Boa tarde,
Há muita agitação em redor dos cortes de Trump no USAID, mas essa polémica permanente não nos permite ver a real ameaça que Trump representa para o continente mais pobre: as tarifas contra o comércio livre.
Apesar de ser o continente mais pobre, África está muito melhor do que estava em 2000 ou 1980. Já aqui fiz uma newsletter sobre essa evolução, sim, África está melhor. E essa evolução deve-se a um fator: globalização, quer na sua vertente económica, quer na sua vertente tecnológica, a começar no avanço da medicina que chegou a África de várias maneiras, a começar em iniciativas de várias figuras, de Bush a Bill Gates. A globalização permite que os africanos aprendam a pescar sozinhos; ao invés, a ajuda trata-os sempre como vítimas sem agência própria. O complexo internacional de ONGs e das ONUs odeia que se diga isto, porque, como mostrou Bernard-Henry Lvy há uns anos, este complexo garante milhares de bons empregos que não pagam impostos e, sobretudo, uma permanente sinalização de superioridade moral. Mas décadas de ajuda têm o quê para mostrar em termos de resultados práticos?
Como mostrou a economista africana Dambisa Moyo, a ajuda internacional a África serve sobretudo o ego moralista do ocidente e não os próprios africanos, que precisam, isso sim, de liberdade comercial para ter investimento estrangeiro e passar a ter capacidade de exportar. É por isso que o investimento chinês na economia real africana é mais importante – muito mais – do que a ajuda caridosa do ocidente. Neste sentido, a China, a grande beneficiada da globalização, está a usar a globalização em África e, em consequência, está a aumentar o nível de vida dos africanos. É uma consequência indirecta, claro, mas funciona.
É pois fundamental virar a conversa para o ponto do comércio. África, como diz esta especialista do Instituto Hoover, Jendayi Frazer, precisa de comércio e não de ajuda para crescer. Temos de ver África nos seus próprios termos enquanto agente, e não como recipiente passivo da nossa alegada bondade.
Ao vermos África apenas como vítima e como recipiente da nossa ajuda humanitária, nós, ocidentais, permitimos que a China tomasse a liderança nos investimentos centrais na região. Incapazes de sairmos da visão que infantiliza o africano e incapazes de aceitar a ideia de que fazer negócios noutras partes do mundo pode implicar quebras nos nossos protocolos, nós abrimos uma passadeira vermelha à China neste continente.
África precisa de investimento, de transferência de tecnologia, não de ajuda. Só que nas narrativas europeias África só serve para alimentar a culpa do homem branco pós-colonial.
Mas, por exemplo, como é que podemos achar que nós, europeus, lideramos a narrativa ambiental a partir do momento em que negligenciamos os minerais fundamentais para a transição energética? Sim, porque África detém 48% das reservas conhecidas de cobalto e 48% de manganésio. Adivinhem quem tem a mão nestas reservas fundamentais para a nossa narrativa verde? Sim, a China. Reparem só neste número que mostra a nossa incrível estupidez estratégica, que se esconde atrás da sinalização de virtude: 72% do cobalto em bruto vem de minas do Congo; mas 76% do cobalto refinado e pronto a usar vem da China. 15 das 19 minas de cobalto do Congo são chinesas. Há outro número para ver isto: 97% do cobalto em bruto do mundo é exportado para a China refinar.
Como é que permitimos isto? Porque criámos uma cultura e narrativas que odeiam à partida qualquer infraestrutura industrial, uma fábrica de carros, uma central nuclear, uma refinaria; criou-se a ideia de que a “indústria” é por natureza má, mas neste caso precisamos mesmo da indústria da transição energética, isto se quisermos ser coerentes com a narrativa da energia verde.
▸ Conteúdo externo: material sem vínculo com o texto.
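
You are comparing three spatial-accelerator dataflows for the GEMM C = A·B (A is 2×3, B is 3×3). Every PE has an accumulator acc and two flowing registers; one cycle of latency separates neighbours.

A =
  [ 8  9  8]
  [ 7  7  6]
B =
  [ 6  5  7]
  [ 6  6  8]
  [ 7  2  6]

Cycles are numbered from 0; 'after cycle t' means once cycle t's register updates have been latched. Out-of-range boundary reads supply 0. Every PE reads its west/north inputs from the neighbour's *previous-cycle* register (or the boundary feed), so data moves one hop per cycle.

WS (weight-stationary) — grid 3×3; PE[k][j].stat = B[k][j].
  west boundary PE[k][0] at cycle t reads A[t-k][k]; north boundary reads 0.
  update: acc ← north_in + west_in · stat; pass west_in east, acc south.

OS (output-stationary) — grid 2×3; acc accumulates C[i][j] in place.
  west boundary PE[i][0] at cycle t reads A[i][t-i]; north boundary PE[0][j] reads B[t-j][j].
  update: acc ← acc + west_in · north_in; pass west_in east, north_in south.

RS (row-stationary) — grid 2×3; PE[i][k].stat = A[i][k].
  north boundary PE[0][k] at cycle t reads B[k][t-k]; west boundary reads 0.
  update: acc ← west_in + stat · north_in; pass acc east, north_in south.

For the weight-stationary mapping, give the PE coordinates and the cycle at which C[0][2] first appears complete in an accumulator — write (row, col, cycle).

(row, col, cycle) = (2, 2, 4)

Under WS, C[0][2] lands at PE[2][2]:
  @0  [2,2]  acc 0  |  →0  ↓0
  @1  [2,2]  acc 0  |  →0  ↓0
  @2  [2,2]  acc 0  |  →0  ↓0
  @3  [2,2]  acc 0  |  →0  ↓0
  @4  [2,2]  acc 176  |  →8  ↓176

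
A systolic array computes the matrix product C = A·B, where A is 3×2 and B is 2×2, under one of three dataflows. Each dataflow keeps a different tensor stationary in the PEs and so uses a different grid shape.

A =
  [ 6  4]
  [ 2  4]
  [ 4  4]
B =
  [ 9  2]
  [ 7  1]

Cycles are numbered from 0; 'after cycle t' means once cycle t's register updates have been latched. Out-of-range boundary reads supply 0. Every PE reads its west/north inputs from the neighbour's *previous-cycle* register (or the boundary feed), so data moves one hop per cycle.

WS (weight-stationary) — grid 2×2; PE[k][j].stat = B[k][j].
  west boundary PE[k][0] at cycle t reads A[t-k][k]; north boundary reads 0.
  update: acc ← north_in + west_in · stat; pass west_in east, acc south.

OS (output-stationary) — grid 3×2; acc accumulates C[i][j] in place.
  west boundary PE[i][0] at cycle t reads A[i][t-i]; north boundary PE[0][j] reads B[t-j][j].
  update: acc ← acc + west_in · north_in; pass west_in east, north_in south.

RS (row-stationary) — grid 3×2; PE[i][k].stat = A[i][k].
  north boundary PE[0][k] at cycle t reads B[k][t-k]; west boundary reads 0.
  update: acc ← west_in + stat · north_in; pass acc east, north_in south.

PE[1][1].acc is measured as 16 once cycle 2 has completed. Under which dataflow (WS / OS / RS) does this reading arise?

WS [2×2] PE[1][1] across cycles:
  cycle 0: PE[1][1] → acc 0, east 0, south 0
  cycle 1: PE[1][1] → acc 0, east 0, south 0
  cycle 2: PE[1][1] → acc 16, east 4, south 16
OS [3×2] PE[1][1] across cycles:
  cycle 0: PE[1][1] → acc 0, east 0, south 0
  cycle 1: PE[1][1] → acc 0, east 0, south 0
  cycle 2: PE[1][1] → acc 4, east 2, south 2
RS [3×2] PE[1][1] across cycles:
  cycle 0: PE[1][1] → acc 0, east 0, south 0
  cycle 1: PE[1][1] → acc 0, east 0, south 0
  cycle 2: PE[1][1] → acc 46, east 46, south 7

dataflow = WS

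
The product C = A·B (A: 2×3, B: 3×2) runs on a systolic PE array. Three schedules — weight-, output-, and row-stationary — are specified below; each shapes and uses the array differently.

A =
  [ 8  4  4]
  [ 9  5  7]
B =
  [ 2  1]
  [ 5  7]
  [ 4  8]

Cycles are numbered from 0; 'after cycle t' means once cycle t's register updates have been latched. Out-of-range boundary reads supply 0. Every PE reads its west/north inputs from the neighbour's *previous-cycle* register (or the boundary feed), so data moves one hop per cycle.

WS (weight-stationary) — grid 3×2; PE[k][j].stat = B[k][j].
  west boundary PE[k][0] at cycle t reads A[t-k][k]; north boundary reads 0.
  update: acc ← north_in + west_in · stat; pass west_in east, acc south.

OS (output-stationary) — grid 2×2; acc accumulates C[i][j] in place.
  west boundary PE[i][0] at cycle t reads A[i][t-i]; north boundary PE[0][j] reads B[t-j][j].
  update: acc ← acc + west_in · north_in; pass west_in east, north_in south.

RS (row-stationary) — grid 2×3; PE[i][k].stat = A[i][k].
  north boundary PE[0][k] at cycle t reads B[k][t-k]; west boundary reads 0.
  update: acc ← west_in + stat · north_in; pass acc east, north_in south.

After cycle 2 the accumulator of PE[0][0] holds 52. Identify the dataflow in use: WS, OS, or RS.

WS [3×2] PE[0][0] across cycles:
  cycle 0: PE[0][0] → acc 16, east 8, south 16
  cycle 1: PE[0][0] → acc 18, east 9, south 18
  cycle 2: PE[0][0] → acc 0, east 0, south 0
OS [2×2] PE[0][0] across cycles:
  cycle 0: PE[0][0] → acc 16, east 8, south 2
  cycle 1: PE[0][0] → acc 36, east 4, south 5
  cycle 2: PE[0][0] → acc 52, east 4, south 4
RS [2×3] PE[0][0] across cycles:
  cycle 0: PE[0][0] → acc 16, east 16, south 2
  cycle 1: PE[0][0] → acc 8, east 8, south 1
  cycle 2: PE[0][0] → acc 0, east 0, south 0

dataflow = OS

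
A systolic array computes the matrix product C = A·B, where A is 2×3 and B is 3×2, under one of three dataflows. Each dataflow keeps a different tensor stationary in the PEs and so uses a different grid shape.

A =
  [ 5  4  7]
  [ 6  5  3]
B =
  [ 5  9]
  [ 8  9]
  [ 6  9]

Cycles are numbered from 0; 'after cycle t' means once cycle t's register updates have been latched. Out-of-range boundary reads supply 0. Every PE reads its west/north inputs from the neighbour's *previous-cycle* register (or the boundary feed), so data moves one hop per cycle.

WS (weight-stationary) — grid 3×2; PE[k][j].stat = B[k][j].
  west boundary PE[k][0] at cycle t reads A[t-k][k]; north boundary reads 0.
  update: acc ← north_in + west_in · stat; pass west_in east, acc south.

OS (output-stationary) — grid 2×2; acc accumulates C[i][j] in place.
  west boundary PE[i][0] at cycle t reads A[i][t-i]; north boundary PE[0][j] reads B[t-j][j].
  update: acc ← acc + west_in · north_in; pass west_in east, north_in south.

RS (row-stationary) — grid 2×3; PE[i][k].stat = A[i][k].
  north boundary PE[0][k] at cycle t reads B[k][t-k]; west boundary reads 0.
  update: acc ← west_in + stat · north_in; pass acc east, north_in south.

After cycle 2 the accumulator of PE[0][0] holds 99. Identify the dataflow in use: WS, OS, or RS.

Under WS (3×2), PE[0][0]:
  step 0 · PE0,0: acc=25; fwd→5 fwd↓25
  step 1 · PE0,0: acc=30; fwd→6 fwd↓30
  step 2 · PE0,0: acc=0; fwd→0 fwd↓0
Under OS (2×2), PE[0][0]:
  step 0 · PE0,0: acc=25; fwd→5 fwd↓5
  step 1 · PE0,0: acc=57; fwd→4 fwd↓8
  step 2 · PE0,0: acc=99; fwd→7 fwd↓6
Under RS (2×3), PE[0][0]:
  step 0 · PE0,0: acc=25; fwd→25 fwd↓5
  step 1 · PE0,0: acc=45; fwd→45 fwd↓9
  step 2 · PE0,0: acc=0; fwd→0 fwd↓0

dataflow = OS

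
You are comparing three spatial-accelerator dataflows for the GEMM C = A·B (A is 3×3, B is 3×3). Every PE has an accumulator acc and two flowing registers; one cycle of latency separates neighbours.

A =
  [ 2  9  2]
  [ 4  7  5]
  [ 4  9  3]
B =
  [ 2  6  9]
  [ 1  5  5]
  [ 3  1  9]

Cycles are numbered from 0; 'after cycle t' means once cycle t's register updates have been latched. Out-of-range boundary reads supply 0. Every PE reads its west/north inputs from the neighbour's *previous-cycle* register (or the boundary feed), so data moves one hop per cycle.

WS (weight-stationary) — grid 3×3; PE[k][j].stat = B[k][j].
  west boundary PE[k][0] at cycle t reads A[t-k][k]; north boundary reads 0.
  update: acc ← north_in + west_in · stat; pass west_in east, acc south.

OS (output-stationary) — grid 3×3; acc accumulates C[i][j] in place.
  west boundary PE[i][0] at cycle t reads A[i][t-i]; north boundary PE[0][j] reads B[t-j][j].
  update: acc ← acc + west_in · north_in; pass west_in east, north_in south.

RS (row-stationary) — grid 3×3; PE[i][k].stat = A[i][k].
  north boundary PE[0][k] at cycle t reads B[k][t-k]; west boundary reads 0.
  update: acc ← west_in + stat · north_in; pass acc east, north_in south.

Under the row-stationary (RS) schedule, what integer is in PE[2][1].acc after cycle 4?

PE[2][1].acc = 69

RS on a 3×3 grid — tracing PE[2][1] and its feeders:
  step 0 · PE1,1: acc=0; fwd→0 fwd↓0
  step 0 · PE2,0: acc=0; fwd→0 fwd↓0
  step 0 · PE2,1: acc=0; fwd→0 fwd↓0
  step 1 · PE1,1: acc=0; fwd→0 fwd↓0
  step 1 · PE2,0: acc=0; fwd→0 fwd↓0
  step 1 · PE2,1: acc=0; fwd→0 fwd↓0
  step 2 · PE1,1: acc=15; fwd→15 fwd↓1
  step 2 · PE2,0: acc=8; fwd→8 fwd↓2
  step 2 · PE2,1: acc=0; fwd→0 fwd↓0
  step 3 · PE1,1: acc=59; fwd→59 fwd↓5
  step 3 · PE2,0: acc=24; fwd→24 fwd↓6
  step 3 · PE2,1: acc=17; fwd→17 fwd↓1
  step 4 · PE1,1: acc=71; fwd→71 fwd↓5
  step 4 · PE2,0: acc=36; fwd→36 fwd↓9
  step 4 · PE2,1: acc=69; fwd→69 fwd↓5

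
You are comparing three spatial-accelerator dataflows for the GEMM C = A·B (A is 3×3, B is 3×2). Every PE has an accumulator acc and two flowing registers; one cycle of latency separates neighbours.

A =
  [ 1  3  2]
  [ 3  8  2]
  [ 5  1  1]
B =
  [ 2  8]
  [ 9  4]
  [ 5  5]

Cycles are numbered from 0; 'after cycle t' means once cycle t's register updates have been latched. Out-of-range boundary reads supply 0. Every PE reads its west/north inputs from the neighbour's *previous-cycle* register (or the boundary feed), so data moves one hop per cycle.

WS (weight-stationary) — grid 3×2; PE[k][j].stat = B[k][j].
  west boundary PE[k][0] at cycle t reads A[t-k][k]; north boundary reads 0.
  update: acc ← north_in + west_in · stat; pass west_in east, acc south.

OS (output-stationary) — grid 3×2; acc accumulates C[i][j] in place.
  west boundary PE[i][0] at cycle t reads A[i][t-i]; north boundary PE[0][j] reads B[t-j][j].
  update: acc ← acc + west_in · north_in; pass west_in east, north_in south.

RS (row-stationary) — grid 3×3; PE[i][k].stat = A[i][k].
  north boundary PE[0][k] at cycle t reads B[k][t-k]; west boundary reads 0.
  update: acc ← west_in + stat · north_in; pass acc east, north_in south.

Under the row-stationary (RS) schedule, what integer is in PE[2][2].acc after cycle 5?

RS (3×3). Following PE[2][2] plus its west/north inputs:
  [0] (1,2) acc=0 (h:0 v:0)
  [0] (2,1) acc=0 (h:0 v:0)
  [0] (2,2) acc=0 (h:0 v:0)
  [1] (1,2) acc=0 (h:0 v:0)
  [1] (2,1) acc=0 (h:0 v:0)
  [1] (2,2) acc=0 (h:0 v:0)
  [2] (1,2) acc=0 (h:0 v:0)
  [2] (2,1) acc=0 (h:0 v:0)
  [2] (2,2) acc=0 (h:0 v:0)
  [3] (1,2) acc=88 (h:88 v:5)
  [3] (2,1) acc=19 (h:19 v:9)
  [3] (2,2) acc=0 (h:0 v:0)
  [4] (1,2) acc=66 (h:66 v:5)
  [4] (2,1) acc=44 (h:44 v:4)
  [4] (2,2) acc=24 (h:24 v:5)
  [5] (1,2) acc=0 (h:0 v:0)
  [5] (2,1) acc=0 (h:0 v:0)
  [5] (2,2) acc=49 (h:49 v:5)

PE[2][2].acc = 49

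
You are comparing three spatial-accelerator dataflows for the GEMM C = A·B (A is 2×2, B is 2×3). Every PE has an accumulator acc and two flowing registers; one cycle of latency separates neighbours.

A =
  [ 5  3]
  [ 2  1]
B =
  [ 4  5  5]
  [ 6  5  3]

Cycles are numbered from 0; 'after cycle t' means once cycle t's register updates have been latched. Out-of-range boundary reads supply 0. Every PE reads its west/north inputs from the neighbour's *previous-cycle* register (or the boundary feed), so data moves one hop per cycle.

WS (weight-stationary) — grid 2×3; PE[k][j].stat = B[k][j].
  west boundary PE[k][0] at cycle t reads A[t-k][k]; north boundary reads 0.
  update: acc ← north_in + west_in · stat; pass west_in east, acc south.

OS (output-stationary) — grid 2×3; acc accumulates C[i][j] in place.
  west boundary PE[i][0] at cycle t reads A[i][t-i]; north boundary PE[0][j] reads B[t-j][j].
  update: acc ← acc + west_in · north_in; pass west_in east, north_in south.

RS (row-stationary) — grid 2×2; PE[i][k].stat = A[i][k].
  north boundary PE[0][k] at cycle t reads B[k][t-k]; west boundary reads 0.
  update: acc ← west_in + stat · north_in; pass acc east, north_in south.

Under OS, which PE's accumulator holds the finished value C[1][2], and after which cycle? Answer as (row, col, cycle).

Under OS, C[1][2] lands at PE[1][2]:
  step 0 · PE1,2: acc=0; fwd→0 fwd↓0
  step 1 · PE1,2: acc=0; fwd→0 fwd↓0
  step 2 · PE1,2: acc=0; fwd→0 fwd↓0
  step 3 · PE1,2: acc=10; fwd→2 fwd↓5
  step 4 · PE1,2: acc=13; fwd→1 fwd↓3

(row, col, cycle) = (1, 2, 4)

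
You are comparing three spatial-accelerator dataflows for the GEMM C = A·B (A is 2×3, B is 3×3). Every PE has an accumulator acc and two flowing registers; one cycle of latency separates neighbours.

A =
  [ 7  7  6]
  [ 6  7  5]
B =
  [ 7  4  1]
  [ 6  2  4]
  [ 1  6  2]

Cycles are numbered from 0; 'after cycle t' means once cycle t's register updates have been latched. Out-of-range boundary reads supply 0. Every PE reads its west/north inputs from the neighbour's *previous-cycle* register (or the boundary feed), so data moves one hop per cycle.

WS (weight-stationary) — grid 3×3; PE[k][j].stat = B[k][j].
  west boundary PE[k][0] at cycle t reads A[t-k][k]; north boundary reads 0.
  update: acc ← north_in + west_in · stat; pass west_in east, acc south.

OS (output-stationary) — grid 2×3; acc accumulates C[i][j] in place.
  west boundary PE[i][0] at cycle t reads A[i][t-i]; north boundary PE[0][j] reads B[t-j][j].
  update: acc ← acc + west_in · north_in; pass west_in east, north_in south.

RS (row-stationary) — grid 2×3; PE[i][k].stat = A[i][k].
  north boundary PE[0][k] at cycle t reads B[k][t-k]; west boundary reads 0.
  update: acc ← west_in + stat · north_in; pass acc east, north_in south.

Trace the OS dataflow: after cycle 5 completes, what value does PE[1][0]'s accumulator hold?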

Sucede que a coerência é de facto um bem escasso na era do pós-verdade. Repare-se: mesmo quando descobrimos metais da transição no nosso território há logo manifestações contra a abertura da mina. Se Portugal quer ser líder da energia verde, como é que pode haver resistência às minas de lítio, por exemplo? É um absurdo.
Não concordo, mas percebo o porquê da recusa em explorar o petróleo na nossa costa. Não concordo nem percebo o porquê da recusa em explorar o lítio, metal fundamental da transição verde. Ou melhor, percebo: as narrativas que circulam no espaço público não têm muitas vezes qualquer critério racional, é pura emoção primária.
Os americanos já acordaram para esta realidade. E nós, europeus? Como é que podemos recuperar do atraso? Ajudando os africanos a desenvolver no seu próprio território as refinarias destes materiais para não serem apenas uma barriga de aluguer da China.
É por tudo, caro leitor, que a grande ameaça de Trump a África não está no corte da ajuda, está na imposição de tarifas a países africanos.